The Digital Divide

Did you know that for years telecom companies have been overcharging customers fees with the promise of building out fiber optic networks across the country, while wrongfully using those funds to support telecom’s more profitable wireless business?

The unfortunate truth is that instead of building out safe, secure wired fiber optic networks as originally promised, telecom realized that the unregulated wireless business would be much more profitable than building out fiber optic infrastructure. In their accounting records, telecom inappropriately allocated money collected for the fiber optic network toward their wireless business.  This decision created the current “digital divide” and has left millions of people without high-speed Internet access, especially in rural areas and low-income communities in urban areas.

Their decision violated cost accounting rules and a group of former accounting executives called the Irregulators filed a lawsuit against the FCC to expose this accounting issue. If government officials in all states across the US would take action to correct this accounting discrepancy, it would allow states to collect millions of dollars that could be put toward safer, more secure and more stable fiber optic infrastructure, and bridge the digital divide between urban and rural areas.

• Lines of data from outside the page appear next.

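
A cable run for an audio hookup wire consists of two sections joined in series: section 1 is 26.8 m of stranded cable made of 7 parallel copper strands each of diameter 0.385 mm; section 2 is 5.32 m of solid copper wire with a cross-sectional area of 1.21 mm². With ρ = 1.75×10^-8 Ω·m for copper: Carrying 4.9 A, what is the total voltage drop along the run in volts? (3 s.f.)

Section 1: A_strand = π(1.9250e-04)² = 1.164e-07 m²; R₁ = ρL/(N·A_s) = (1.75×10^-8)(26.8)/(7×1.164e-07) = 0.5755 Ω
Section 2: A = 1.21 mm² = 1.210e-06 m²
R₂ = (1.75×10^-8)(5.32)/(1.210e-06) = 0.07694 Ω
R = R₁ + R₂ = 0.6525 Ω
V = IR = 4.9 × 0.6525 = 3.20 V

3.20 V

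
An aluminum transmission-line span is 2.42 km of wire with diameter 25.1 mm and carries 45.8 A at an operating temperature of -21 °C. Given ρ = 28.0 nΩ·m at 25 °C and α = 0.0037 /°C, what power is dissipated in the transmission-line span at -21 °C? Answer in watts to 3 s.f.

238 W

ρ = 28.0 nΩ·m = 2.80×10^-8 Ω·m
A = π(d/2)² = π(1.2550e-02 m)² = 4.948e-04 m²
R₍25₎ = ρL/A = (2.80×10^-8)(2420)/(4.948e-04) = 0.1369 Ω
R₍-21₎ = R₍25₎(1 + αΔT) = 0.1369 × (1 + 0.0037×-46) = 0.1136 Ω
P = I²R = (45.8)² × 0.1136 = 238 W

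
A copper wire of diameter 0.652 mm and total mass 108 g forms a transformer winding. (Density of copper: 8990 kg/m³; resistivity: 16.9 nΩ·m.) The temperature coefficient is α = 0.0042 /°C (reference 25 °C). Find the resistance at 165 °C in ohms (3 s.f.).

ρ = 16.9 nΩ·m = 1.69×10^-8 Ω·m
A = π(d/2)² = π(3.2600e-04 m)² = 3.3388e-07 m²
L = m/(density·A) = 0.108/(8990×3.3388e-07) = 35.98 m
R = ρL/A = (1.69×10^-8)(35.98)/(3.3388e-07) = 1.821 Ω
R(165 °C) = 1.821 × (1 + 0.0042×140) = 2.89 Ω

2.89 Ω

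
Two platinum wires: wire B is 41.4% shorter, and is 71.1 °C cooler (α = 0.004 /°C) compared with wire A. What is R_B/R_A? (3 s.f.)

0.419

R ∝ ρL/d² with ρ ∝ (1+αΔT), so R_B/R_A = (1 − 41.4/100) × (1 − 0.004×71.1)
= 0.586 × 0.7156 = 0.419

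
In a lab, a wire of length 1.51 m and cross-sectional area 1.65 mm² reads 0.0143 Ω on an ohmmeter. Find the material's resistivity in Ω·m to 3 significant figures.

1.56×10^-8 Ω·m

A = 1.65 mm² = 1.650e-06 m²
ρ = RA/L = (0.0143)(1.650e-06)/(1.51) = 1.56×10^-8 Ω·m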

If Illinois government officials work to fix this accounting issue, our state could have access to over $900 million annually to bring fiber optics to all communities. The Irregulators estimate that in the last five years “…$95 billion should have been used to upgrade America’s wired networks throughout the state utilities – wasn’t.”

Some government officials are already holding telecom accountable for not keeping their agreement to install fiber optics. Mayor Bill de Blasio of New York City just recently won a lawsuit against Verizon for failing to upgrade 100% of the city to fiber optics by 2014.  Based on the settlement, Verizon must provide an additional 500,000 lines of high-speed fiber optic broadband to households throughout the city. Verizon will also be required to provide quarterly reports on their progress.

Watch this short video that explains how telecom created the digital divide. We need government officials at every level to investigate and fix these egregious accounting issues related to cross-subsidies, so that the resulting funds can be used to deliver the high-speed broadband connections the public was promised and bridge the Digital Divide.